D'autres sont arrivés à destination.

Ca n'a rien d'un bruit de couloir ici

Sur les trottoirs d'Almeria il crapahute

Celui qui a plongé sans arrimer son parachute

Celui qui comme une ombre, se cherche la vie.

A couper la branche des tomates raf

Avec quarante degrés sur la caboche

C'est le capitalisme qui met une baffe

A l'aveugle sans lampe de poche.

Un appel par semaine à la famille

Pour se rappeler les rues de Casablanca

Il a le palpitant qui part en vrille

Parce que son fils dans le combiné ne reconnaît pas sa voix.

Il court après un boulot temporaire

Sur un tronçon de rond-point à l'aurore

Être embauché même de manière éphémère

Pour rembourser la somme versée pour le transport.

S'il avait su serait-il venu en Espagne

Abandonner les chants du muezzin à quatre heures du matin

Pour un quotidien où son âme rame

Pour être haï par ses voisins.

Pourtant dans son cœur beaucoup de talent

Il était chauffeur de taxi au pays

Zigzag dans la jungle urbaine à minuit pour les clients

Une danse contemporaine où il est lui.

Je t'ai croisé Abdullah dans une rue anonyme

Quand je t'ai vu tu étais les yeux lointains et rêveurs

J'ai juste peur que tu perdes ton côté randonneur

Je crains surtout que la solitude t'abime.

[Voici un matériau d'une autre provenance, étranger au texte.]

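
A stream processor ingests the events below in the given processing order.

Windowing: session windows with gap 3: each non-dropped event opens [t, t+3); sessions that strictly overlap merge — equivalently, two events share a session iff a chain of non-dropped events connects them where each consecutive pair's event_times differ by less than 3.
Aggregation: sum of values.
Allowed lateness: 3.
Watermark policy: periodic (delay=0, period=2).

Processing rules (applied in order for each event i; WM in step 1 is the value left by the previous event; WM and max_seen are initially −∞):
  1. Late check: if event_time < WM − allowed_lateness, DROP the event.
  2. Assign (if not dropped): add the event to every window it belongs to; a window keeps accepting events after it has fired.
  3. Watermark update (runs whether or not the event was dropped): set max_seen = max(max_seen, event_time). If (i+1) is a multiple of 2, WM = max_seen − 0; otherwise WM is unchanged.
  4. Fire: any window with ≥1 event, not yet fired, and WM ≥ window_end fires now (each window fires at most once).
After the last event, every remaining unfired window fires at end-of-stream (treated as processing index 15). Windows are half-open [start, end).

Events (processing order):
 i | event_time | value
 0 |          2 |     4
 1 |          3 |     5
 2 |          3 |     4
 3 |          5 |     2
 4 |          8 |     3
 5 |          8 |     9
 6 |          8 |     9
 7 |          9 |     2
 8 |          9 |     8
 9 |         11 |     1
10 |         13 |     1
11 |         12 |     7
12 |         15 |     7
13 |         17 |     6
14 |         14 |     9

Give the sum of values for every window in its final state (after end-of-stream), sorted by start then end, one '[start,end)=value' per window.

i=0 t=2 v=4: → [2,5); WM=−∞
i=1 t=3 v=5: → [2,6); WM=3
i=2 t=3 v=4: → [2,6); WM=3
i=3 t=5 v=2: → [2,8); WM=5
i=4 t=8 v=3: → [8,11); WM=5
i=5 t=8 v=9: → [8,11); WM=8
i=6 t=8 v=9: → [8,11); WM=8
i=7 t=9 v=2: → [8,12); WM=9
i=8 t=9 v=8: → [8,12); WM=9
i=9 t=11 v=1: → [8,14); WM=11
i=10 t=13 v=1: → [8,16); WM=11
i=11 t=12 v=7: → [8,16); WM=13
i=12 t=15 v=7: → [8,18); WM=13
i=13 t=17 v=6: → [8,20); WM=17
i=14 t=14 v=9: → [8,20); WM=17

[2,8)=15 [8,20)=62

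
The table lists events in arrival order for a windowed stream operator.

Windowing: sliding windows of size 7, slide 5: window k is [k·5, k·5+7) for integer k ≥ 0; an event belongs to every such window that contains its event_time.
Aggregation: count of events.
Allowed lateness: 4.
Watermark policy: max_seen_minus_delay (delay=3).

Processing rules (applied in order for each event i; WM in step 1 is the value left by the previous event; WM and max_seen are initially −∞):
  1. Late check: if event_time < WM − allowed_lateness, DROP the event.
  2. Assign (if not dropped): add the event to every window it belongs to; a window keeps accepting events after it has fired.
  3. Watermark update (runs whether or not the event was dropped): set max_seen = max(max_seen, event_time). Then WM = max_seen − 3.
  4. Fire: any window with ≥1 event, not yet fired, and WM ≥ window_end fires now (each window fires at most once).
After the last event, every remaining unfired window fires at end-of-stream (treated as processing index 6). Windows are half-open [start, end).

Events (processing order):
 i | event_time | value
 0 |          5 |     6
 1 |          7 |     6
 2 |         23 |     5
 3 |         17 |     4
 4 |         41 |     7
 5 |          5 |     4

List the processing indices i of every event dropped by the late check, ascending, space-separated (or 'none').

5

i=0 t=5 v=6: → [5,12),[0,7); WM=2
i=1 t=7 v=6: → [5,12); WM=4
i=2 t=23 v=5: → [20,27); WM=20; [0,7) fires=1 [5,12) fires=2
i=3 t=17 v=4: → [15,22); WM=20
i=4 t=41 v=7: → [40,47),[35,42); WM=38; [15,22) fires=1 [20,27) fires=1
i=5 t=5 v=4: DROP (t<38-4); WM=38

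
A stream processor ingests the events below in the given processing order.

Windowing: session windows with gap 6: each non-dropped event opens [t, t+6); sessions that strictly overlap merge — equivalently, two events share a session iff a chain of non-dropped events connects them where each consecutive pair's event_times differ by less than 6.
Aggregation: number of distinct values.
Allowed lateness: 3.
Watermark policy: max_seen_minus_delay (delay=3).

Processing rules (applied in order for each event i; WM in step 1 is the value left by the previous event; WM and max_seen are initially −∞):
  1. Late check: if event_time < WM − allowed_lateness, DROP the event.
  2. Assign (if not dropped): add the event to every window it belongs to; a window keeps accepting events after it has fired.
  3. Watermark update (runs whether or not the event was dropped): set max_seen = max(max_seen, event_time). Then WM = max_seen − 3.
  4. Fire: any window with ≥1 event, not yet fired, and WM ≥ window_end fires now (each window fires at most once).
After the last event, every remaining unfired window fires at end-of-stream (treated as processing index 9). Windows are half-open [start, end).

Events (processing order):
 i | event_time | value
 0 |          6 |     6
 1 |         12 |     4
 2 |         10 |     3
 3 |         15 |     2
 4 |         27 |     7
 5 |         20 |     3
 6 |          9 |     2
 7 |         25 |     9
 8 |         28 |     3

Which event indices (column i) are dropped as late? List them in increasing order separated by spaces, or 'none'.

5 6

i=0 t=6 v=6: → [6,12); WM=3
i=1 t=12 v=4: → [12,18); WM=9
i=2 t=10 v=3: → [6,18); WM=9
i=3 t=15 v=2: → [6,21); WM=12
i=4 t=27 v=7: → [27,33); WM=24
i=5 t=20 v=3: DROP (t<24-3); WM=24
i=6 t=9 v=2: DROP (t<24-3); WM=24
i=7 t=25 v=9: → [25,33); WM=24
i=8 t=28 v=3: → [25,34); WM=25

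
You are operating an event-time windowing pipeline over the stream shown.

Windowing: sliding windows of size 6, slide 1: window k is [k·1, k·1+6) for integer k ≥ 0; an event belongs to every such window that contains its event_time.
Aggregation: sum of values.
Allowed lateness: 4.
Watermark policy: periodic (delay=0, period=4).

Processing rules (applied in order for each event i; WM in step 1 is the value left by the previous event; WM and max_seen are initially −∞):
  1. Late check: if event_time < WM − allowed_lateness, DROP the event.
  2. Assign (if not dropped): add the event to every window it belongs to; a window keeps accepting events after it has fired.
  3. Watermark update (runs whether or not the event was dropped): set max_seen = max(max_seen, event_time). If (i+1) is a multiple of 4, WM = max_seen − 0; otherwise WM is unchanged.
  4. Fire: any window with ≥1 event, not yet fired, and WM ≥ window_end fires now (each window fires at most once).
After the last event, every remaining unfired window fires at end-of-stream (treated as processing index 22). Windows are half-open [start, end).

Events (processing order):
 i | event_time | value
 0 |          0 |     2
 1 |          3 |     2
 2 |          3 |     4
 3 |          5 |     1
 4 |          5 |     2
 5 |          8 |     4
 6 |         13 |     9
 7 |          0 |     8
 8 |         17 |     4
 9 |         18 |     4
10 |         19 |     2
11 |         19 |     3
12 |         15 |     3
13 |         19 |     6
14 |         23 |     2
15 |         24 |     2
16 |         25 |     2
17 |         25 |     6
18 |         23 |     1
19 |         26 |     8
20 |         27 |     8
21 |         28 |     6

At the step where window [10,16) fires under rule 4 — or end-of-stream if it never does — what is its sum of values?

9

i=0 t=0 v=2: → [0,6); WM=−∞
i=1 t=3 v=2: → [3,9),[2,8),[1,7),[0,6); WM=−∞
i=2 t=3 v=4: → [3,9),[2,8),[1,7),[0,6); WM=−∞
i=3 t=5 v=1: → [5,11),[4,10),[3,9),[2,8),[1,7),[0,6); WM=5
i=4 t=5 v=2: → [5,11),[4,10),[3,9),[2,8),[1,7),[0,6); WM=5
i=5 t=8 v=4: → [8,14),[7,13),[6,12),[5,11),[4,10),[3,9); WM=5
i=6 t=13 v=9: → [13,19),[12,18),[11,17),[10,16),[9,15),[8,14); WM=5
i=7 t=0 v=8: DROP (t<5-4); WM=13; [0,6) fires=11 [1,7) fires=9 [2,8) fires=9 [3,9) fires=13 [4,10) fires=7 [5,11) fires=7 [6,12) fires=4 [7,13) fires=4
i=8 t=17 v=4: → [17,23),[16,22),[15,21),[14,20),[13,19),[12,18); WM=13
i=9 t=18 v=4: → [18,24),[17,23),[16,22),[15,21),[14,20),[13,19); WM=13
i=10 t=19 v=2: → [19,25),[18,24),[17,23),[16,22),[15,21),[14,20); WM=13
i=11 t=19 v=3: → [19,25),[18,24),[17,23),[16,22),[15,21),[14,20); WM=19; [8,14) fires=13 [9,15) fires=9 [10,16) fires=9 [11,17) fires=9 [12,18) fires=13 [13,19) fires=17
i=12 t=15 v=3: → [15,21),[14,20),[13,19),[12,18),[11,17),[10,16); WM=19
i=13 t=19 v=6: → [19,25),[18,24),[17,23),[16,22),[15,21),[14,20); WM=19
i=14 t=23 v=2: → [23,29),[22,28),[21,27),[20,26),[19,25),[18,24); WM=19
i=15 t=24 v=2: → [24,30),[23,29),[22,28),[21,27),[20,26),[19,25); WM=24; [14,20) fires=22 [15,21) fires=22 [16,22) fires=19 [17,23) fires=19 [18,24) fires=17
i=16 t=25 v=2: → [25,31),[24,30),[23,29),[22,28),[21,27),[20,26); WM=24
i=17 t=25 v=6: → [25,31),[24,30),[23,29),[22,28),[21,27),[20,26); WM=24
i=18 t=23 v=1: → [23,29),[22,28),[21,27),[20,26),[19,25),[18,24); WM=24
i=19 t=26 v=8: → [26,32),[25,31),[24,30),[23,29),[22,28),[21,27); WM=26; [19,25) fires=16 [20,26) fires=13
i=20 t=27 v=8: → [27,33),[26,32),[25,31),[24,30),[23,29),[22,28); WM=26
i=21 t=28 v=6: → [28,34),[27,33),[26,32),[25,31),[24,30),[23,29); WM=26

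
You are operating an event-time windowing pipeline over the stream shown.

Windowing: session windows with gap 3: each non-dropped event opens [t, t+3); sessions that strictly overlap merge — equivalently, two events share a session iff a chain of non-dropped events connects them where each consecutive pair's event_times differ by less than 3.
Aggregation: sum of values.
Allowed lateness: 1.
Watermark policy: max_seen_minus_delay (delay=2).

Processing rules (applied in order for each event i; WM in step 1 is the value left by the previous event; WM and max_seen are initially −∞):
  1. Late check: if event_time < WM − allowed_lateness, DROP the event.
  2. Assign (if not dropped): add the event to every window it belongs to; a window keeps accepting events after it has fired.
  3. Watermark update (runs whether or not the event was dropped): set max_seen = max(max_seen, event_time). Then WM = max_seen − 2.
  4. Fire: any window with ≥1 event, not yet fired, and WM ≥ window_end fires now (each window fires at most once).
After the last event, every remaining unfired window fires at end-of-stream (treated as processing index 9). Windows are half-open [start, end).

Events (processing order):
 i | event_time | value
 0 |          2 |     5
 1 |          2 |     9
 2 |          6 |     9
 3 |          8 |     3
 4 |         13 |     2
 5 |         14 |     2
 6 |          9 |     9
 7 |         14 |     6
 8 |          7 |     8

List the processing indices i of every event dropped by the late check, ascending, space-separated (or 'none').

i=0 t=2 v=5: → [2,5); WM=0
i=1 t=2 v=9: → [2,5); WM=0
i=2 t=6 v=9: → [6,9); WM=4
i=3 t=8 v=3: → [6,11); WM=6
i=4 t=13 v=2: → [13,16); WM=11
i=5 t=14 v=2: → [13,17); WM=12
i=6 t=9 v=9: DROP (t<12-1); WM=12
i=7 t=14 v=6: → [13,17); WM=12
i=8 t=7 v=8: DROP (t<12-1); WM=12

6 8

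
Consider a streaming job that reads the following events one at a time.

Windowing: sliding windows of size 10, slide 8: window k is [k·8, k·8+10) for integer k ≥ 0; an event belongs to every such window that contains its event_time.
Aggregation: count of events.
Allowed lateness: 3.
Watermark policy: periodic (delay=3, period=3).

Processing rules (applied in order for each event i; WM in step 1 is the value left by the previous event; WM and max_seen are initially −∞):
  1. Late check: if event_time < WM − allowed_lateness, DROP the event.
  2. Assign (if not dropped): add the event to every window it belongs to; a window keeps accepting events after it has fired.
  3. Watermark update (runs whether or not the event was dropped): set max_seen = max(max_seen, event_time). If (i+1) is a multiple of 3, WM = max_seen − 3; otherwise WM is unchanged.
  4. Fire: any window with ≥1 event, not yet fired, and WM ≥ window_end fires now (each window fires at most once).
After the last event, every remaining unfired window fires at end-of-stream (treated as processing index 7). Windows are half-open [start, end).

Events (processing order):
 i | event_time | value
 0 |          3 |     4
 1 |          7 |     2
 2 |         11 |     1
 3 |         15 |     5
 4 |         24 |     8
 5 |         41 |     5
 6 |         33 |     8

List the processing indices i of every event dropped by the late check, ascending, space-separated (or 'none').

i=0 t=3 v=4: → [0,10); WM=−∞
i=1 t=7 v=2: → [0,10); WM=−∞
i=2 t=11 v=1: → [8,18); WM=8
i=3 t=15 v=5: → [8,18); WM=8
i=4 t=24 v=8: → [24,34),[16,26); WM=8
i=5 t=41 v=5: → [40,50),[32,42); WM=38; [0,10) fires=2 [8,18) fires=2 [16,26) fires=1 [24,34) fires=1
i=6 t=33 v=8: DROP (t<38-3); WM=38

6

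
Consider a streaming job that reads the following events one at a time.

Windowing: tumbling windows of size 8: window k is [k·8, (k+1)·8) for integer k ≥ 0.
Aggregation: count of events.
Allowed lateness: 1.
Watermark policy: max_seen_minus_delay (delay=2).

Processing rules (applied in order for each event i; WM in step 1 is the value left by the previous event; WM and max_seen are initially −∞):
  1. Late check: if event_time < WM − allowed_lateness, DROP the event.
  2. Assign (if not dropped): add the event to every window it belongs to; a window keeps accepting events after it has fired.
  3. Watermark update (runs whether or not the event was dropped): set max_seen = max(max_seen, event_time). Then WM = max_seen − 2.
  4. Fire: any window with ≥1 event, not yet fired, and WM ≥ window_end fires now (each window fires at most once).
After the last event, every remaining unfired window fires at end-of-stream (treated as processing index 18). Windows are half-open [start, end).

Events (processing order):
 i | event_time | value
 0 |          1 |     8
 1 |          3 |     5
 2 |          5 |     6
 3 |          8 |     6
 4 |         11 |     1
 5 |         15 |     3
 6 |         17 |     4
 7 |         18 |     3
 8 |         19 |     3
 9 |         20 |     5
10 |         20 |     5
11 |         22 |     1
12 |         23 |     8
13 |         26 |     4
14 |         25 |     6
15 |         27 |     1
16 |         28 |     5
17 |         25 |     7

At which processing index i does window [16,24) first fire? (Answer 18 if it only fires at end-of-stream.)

i=0 t=1 v=8: → [0,8); WM=-1
i=1 t=3 v=5: → [0,8); WM=1
i=2 t=5 v=6: → [0,8); WM=3
i=3 t=8 v=6: → [8,16); WM=6
i=4 t=11 v=1: → [8,16); WM=9; [0,8) fires=3
i=5 t=15 v=3: → [8,16); WM=13
i=6 t=17 v=4: → [16,24); WM=15
i=7 t=18 v=3: → [16,24); WM=16; [8,16) fires=3
i=8 t=19 v=3: → [16,24); WM=17
i=9 t=20 v=5: → [16,24); WM=18
i=10 t=20 v=5: → [16,24); WM=18
i=11 t=22 v=1: → [16,24); WM=20
i=12 t=23 v=8: → [16,24); WM=21
i=13 t=26 v=4: → [24,32); WM=24; [16,24) fires=7
i=14 t=25 v=6: → [24,32); WM=24
i=15 t=27 v=1: → [24,32); WM=25
i=16 t=28 v=5: → [24,32); WM=26
i=17 t=25 v=7: → [24,32); WM=26

13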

Alors quand tu me fais écouter un air gnawa

Les yeux fermés sur la banquette de ton cortijo

Je revois les pages de ton agenda

Se dérouler sous les oliviers, sans voie d'eau.

J'ai un rêve secret, qu'on te connaisse

Que tes richesses soient sans frontières Abdou

Qu'on ne te nomme plus ‘sans-papiers’ mais avec tendresse

Un homme, comme nous.

Gwenaël Navarette

Après avoir passé quatre ans dans le volontariat d’ATD Quart Monde, dont deux ans auprès de gens du voyage en région parisienne et plusieurs mois  à vivre et travailler à côté des migrants en Andalousie, Gwenaël Navarette a repris une formation universitaire en sciences sociales.